The extracted spreadsheet-style data can be easily imported and merged into databases with minimal cleaning and transformations required. This database population accelerates analytics and operations.
Automating Workflows
In many document-driven business processes, key information lives in tables within PDF files. Extracting the tables allows automating workflows by feeding the extracted data into other systems.
For instance, an insurance company could extract policy details tables from application forms to auto-fill their policy admin system. Or a bank could extract transaction descriptions from account statements to auto-categorize transactions.
By extracting tables from PDFs, businesses can feed data seamlessly between documents and systems - saving vast amounts of manual work.
Conclusion
Extracting tables from PDFs has many uses across different industries and applications. As we've seen, there are some key challenges with PDF table extraction - PDFs lack semantic structure and tables can have complex layouts. However, by using advanced techniques like deep learning and natural language processing, it's possible to accurately detect table locations, identify table structure, and extract cell data.
In summary, the key steps for extracting tables from PDFs are:
- Detecting table locations and boundaries in the PDF
- Identifying rows and columns to determine table structure
- Extracting text and data from table cells
- Outputting the extracted data as a structured table
While existing solutions can achieve high accuracy on simple tables, there are still challenges with handling more complex tables, especially when they lack visual cues like borders. Performance on scanned documents with skewed tables is also lacking.
In the future, we can expect continued improvements to table extraction algorithms. More advanced deep learning and computer vision techniques will help better handle complex table layouts and scanned documents.
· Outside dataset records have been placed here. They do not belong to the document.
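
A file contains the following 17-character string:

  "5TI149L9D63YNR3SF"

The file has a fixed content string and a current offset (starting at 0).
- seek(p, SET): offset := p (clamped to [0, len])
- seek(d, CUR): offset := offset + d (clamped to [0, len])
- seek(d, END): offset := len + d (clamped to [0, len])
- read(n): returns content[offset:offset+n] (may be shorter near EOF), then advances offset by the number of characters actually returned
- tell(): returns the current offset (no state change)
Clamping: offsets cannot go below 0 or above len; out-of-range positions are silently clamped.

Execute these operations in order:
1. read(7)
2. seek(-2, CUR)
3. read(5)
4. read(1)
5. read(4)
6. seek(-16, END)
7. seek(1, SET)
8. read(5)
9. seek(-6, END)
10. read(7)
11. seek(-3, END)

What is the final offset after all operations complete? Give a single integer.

Answer: 14

Derivation:
After 1 (read(7)): returned '5TI149L', offset=7
After 2 (seek(-2, CUR)): offset=5
After 3 (read(5)): returned '9L9D6', offset=10
After 4 (read(1)): returned '3', offset=11
After 5 (read(4)): returned 'YNR3', offset=15
After 6 (seek(-16, END)): offset=1
After 7 (seek(1, SET)): offset=1
After 8 (read(5)): returned 'TI149', offset=6
After 9 (seek(-6, END)): offset=11
After 10 (read(7)): returned 'YNR3SF', offset=17
After 11 (seek(-3, END)): offset=14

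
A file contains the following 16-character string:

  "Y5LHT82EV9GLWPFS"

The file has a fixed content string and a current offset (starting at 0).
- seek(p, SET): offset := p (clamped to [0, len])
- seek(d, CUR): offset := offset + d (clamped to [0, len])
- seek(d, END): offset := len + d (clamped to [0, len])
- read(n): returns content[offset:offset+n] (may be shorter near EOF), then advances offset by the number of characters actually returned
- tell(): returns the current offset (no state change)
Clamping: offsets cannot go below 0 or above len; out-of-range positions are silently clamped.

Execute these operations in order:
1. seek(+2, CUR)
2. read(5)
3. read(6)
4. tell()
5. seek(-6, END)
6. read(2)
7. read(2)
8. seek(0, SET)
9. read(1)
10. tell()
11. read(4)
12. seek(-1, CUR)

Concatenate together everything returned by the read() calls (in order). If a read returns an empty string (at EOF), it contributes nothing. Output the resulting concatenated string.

After 1 (seek(+2, CUR)): offset=2
After 2 (read(5)): returned 'LHT82', offset=7
After 3 (read(6)): returned 'EV9GLW', offset=13
After 4 (tell()): offset=13
After 5 (seek(-6, END)): offset=10
After 6 (read(2)): returned 'GL', offset=12
After 7 (read(2)): returned 'WP', offset=14
After 8 (seek(0, SET)): offset=0
After 9 (read(1)): returned 'Y', offset=1
After 10 (tell()): offset=1
After 11 (read(4)): returned '5LHT', offset=5
After 12 (seek(-1, CUR)): offset=4

Answer: LHT82EV9GLWGLWPY5LHT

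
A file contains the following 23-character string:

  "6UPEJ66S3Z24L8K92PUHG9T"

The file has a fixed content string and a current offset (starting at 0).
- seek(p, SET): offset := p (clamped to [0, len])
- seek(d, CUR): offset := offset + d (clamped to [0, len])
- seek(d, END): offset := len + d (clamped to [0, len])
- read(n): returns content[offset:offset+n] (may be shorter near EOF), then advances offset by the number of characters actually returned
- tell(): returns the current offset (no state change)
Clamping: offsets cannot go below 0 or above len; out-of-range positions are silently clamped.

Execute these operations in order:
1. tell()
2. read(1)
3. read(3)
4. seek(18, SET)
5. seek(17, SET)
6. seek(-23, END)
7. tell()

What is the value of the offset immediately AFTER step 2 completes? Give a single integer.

Answer: 1

Derivation:
After 1 (tell()): offset=0
After 2 (read(1)): returned '6', offset=1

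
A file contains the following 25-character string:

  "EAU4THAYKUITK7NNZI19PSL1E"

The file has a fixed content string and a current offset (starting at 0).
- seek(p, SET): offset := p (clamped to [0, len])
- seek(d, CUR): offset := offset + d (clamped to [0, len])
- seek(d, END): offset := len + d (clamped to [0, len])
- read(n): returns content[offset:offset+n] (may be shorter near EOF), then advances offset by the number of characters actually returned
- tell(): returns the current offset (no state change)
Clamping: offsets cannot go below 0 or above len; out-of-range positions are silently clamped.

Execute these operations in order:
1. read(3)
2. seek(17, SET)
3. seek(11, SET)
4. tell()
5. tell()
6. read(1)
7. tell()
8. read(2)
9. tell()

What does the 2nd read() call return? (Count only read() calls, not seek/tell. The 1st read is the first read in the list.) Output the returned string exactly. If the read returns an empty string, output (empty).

After 1 (read(3)): returned 'EAU', offset=3
After 2 (seek(17, SET)): offset=17
After 3 (seek(11, SET)): offset=11
After 4 (tell()): offset=11
After 5 (tell()): offset=11
After 6 (read(1)): returned 'T', offset=12
After 7 (tell()): offset=12
After 8 (read(2)): returned 'K7', offset=14
After 9 (tell()): offset=14

Answer: T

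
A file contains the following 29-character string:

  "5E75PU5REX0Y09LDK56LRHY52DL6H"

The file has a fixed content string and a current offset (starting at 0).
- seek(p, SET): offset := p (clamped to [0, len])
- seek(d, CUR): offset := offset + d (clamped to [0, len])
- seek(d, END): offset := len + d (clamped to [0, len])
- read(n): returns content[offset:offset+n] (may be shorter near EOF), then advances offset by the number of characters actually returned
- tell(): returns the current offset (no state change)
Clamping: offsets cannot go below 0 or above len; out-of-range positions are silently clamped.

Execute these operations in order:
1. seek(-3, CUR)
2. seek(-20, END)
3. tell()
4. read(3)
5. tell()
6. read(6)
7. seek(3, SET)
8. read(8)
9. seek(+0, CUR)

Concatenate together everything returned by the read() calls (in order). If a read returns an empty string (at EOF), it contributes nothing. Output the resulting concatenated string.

Answer: X0Y09LDK55PU5REX0

Derivation:
After 1 (seek(-3, CUR)): offset=0
After 2 (seek(-20, END)): offset=9
After 3 (tell()): offset=9
After 4 (read(3)): returned 'X0Y', offset=12
After 5 (tell()): offset=12
After 6 (read(6)): returned '09LDK5', offset=18
After 7 (seek(3, SET)): offset=3
After 8 (read(8)): returned '5PU5REX0', offset=11
After 9 (seek(+0, CUR)): offset=11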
Natural language processing will also play a bigger role in understanding table context and meaning.
Overall, extracting key information from PDF tables in an automated way has many benefits for data analysis and information extraction. As the technology continues to evolve, PDF table extraction will become even more robust and accurate across diverse document types. The ability to quickly convert PDF tables into accessible, editable, and analyzable data unlocks new possibilities for how businesses, researchers, and individuals can work with data stored in PDFs.